I shot wedding photos on the weekend without permission in a local park. You rarely get hassle unless there's some jobsworth private security twerp around (e.g. canary Wharf).


----------



## Blunders500 (Jul 5, 2010)

*Broadgate*

I've been told off by The Security at Broadgate before which I must admit I knew was private.


----------



## Lord Camomile (Jul 6, 2010)

Apparently there's a free "Know Your Rights" lens cloth with this month's Amateur Photographer.

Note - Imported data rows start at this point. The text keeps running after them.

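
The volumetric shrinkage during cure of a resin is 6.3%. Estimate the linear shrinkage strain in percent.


Linear shrinkage ≈ vol_shrink/3 = 6.3/3 = 2.1%

2.1%


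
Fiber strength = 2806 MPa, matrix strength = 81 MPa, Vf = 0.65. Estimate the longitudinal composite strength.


sigma_1 = sigma_f*Vf + sigma_m*(1-Vf) = 2806*0.65 + 81*0.35 = 1852.3 MPa

1852.3 MPa


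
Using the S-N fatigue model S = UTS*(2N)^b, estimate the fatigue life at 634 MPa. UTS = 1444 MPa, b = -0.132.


N = 0.5 * (S/UTS)^(1/b) = 0.5 * (634/1444)^(1/-0.132) = 255.3502 cycles

255.3502 cycles


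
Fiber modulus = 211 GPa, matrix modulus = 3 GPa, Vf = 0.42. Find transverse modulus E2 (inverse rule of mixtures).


1/E2 = Vf/Ef + (1-Vf)/Em = 0.42/211 + 0.58/3
E2 = 5.12 GPa

5.12 GPa


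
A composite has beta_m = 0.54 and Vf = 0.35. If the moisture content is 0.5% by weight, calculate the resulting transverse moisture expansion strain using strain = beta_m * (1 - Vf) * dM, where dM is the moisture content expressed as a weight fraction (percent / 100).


dM = 0.5/100 = 0.005
strain = beta_m * (1-Vf) * dM = 0.54 * 0.65 * 0.005 = 0.001755

0.001755


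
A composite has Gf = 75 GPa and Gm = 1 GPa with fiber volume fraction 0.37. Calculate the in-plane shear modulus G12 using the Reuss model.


1/G12 = Vf/Gf + (1-Vf)/Gm = 0.37/75 + 0.63/1
G12 = 1.57 GPa

1.57 GPa


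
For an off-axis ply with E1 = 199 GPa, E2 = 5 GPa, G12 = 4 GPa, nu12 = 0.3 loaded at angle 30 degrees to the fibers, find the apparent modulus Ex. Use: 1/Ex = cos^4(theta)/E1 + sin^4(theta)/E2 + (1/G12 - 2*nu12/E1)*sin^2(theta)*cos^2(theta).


cos^4(30) = 0.5625, sin^4(30) = 0.0625, sin^2(30)*cos^2(30) = 0.1875
1/G12 - 2*nu12/E1 = 1/4 - 2*0.3/199 = 0.246985 GPa^-1
1/Ex = 0.5625/199 + 0.0625/5 + 0.246985*0.1875 = 0.0616363 GPa^-1
Ex = 16.22 GPa

16.22 GPa


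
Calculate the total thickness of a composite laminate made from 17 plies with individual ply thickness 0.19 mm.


h = n * t_ply = 17 * 0.19 = 3.23 mm

3.23 mm


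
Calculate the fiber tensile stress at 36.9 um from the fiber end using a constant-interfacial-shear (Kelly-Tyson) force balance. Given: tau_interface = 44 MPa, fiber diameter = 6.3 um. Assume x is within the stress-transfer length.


Force balance: sigma_f * (pi*d^2/4) = tau * (pi*d) * x  ->  sigma_f = 4 * tau * x / d
sigma_f = 4 * 44 * 36.9 / 6.3 = 1030.9 MPa

1030.9 MPa


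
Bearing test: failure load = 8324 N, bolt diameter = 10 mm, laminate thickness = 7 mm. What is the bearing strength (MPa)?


sigma_br = F/(d*h) = 8324/(10*7) = 118.9 MPa

118.9 MPa


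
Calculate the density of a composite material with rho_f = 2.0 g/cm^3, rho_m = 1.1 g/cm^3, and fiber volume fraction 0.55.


rho_c = rho_f*Vf + rho_m*(1-Vf) = 2.0*0.55 + 1.1*0.45 = 1.595 g/cm^3

1.595 g/cm^3


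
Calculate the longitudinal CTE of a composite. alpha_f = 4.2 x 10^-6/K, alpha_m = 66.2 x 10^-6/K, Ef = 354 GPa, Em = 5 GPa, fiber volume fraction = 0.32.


E1 = Ef*Vf + Em*(1-Vf) = 116.68
alpha_1 = (alpha_f*Ef*Vf + alpha_m*Em*(1-Vf))/E1 = 6.01 x 10^-6/K

6.01 x 10^-6/K


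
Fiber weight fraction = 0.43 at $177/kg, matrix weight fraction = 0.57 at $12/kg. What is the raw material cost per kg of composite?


Cost = cost_f*Wf + cost_m*Wm = 177*0.43 + 12*0.57 = $82.95/kg

$82.95/kg


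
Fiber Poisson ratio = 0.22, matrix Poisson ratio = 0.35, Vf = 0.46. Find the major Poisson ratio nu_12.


nu_12 = nu_f*Vf + nu_m*(1-Vf) = 0.22*0.46 + 0.35*0.54 = 0.2902

0.2902


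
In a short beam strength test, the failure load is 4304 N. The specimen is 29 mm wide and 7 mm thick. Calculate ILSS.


ILSS = 3F/(4bh) = 3*4304/(4*29*7) = 15.9 MPa

15.9 MPa


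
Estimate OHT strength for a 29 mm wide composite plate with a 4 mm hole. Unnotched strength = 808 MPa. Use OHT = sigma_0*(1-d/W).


OHT = sigma_0*(1-d/W) = 808*(1-4/29) = 696.6 MPa

696.6 MPa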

Must say I've only skimmed the surface of this whole issue but it seems bloody confusing


----------



## starfish2000 (Jul 15, 2010)

The shoot went great

Im doing another next week

THis time I wanna do a few in the Greenwich tunnel, I hear photography is banned, but as its a public highway, Im uncertain if this is enforceable.


----------



## AnnO'Neemus (Jul 15, 2010)

A lot of places that people think are 'public' aren't necessarily, for example railway stations and shopping centres.  Just because there are members of the public there, doesn't necessarily mean they are public places.


----------



## Paul Russell (Jul 15, 2010)

AnnO'Neemus said:


> A lot of places that people think are 'public' aren't necessarily, for example railway stations and shopping centres.  Just because there are members of the public there, doesn't necessarily mean they are public places.



Looks like Regent Street might be next...


----------



## cybertect (Jul 15, 2010)

Paul Russell said:


> Looks like Regent Street might be next...



any particular reason?


----------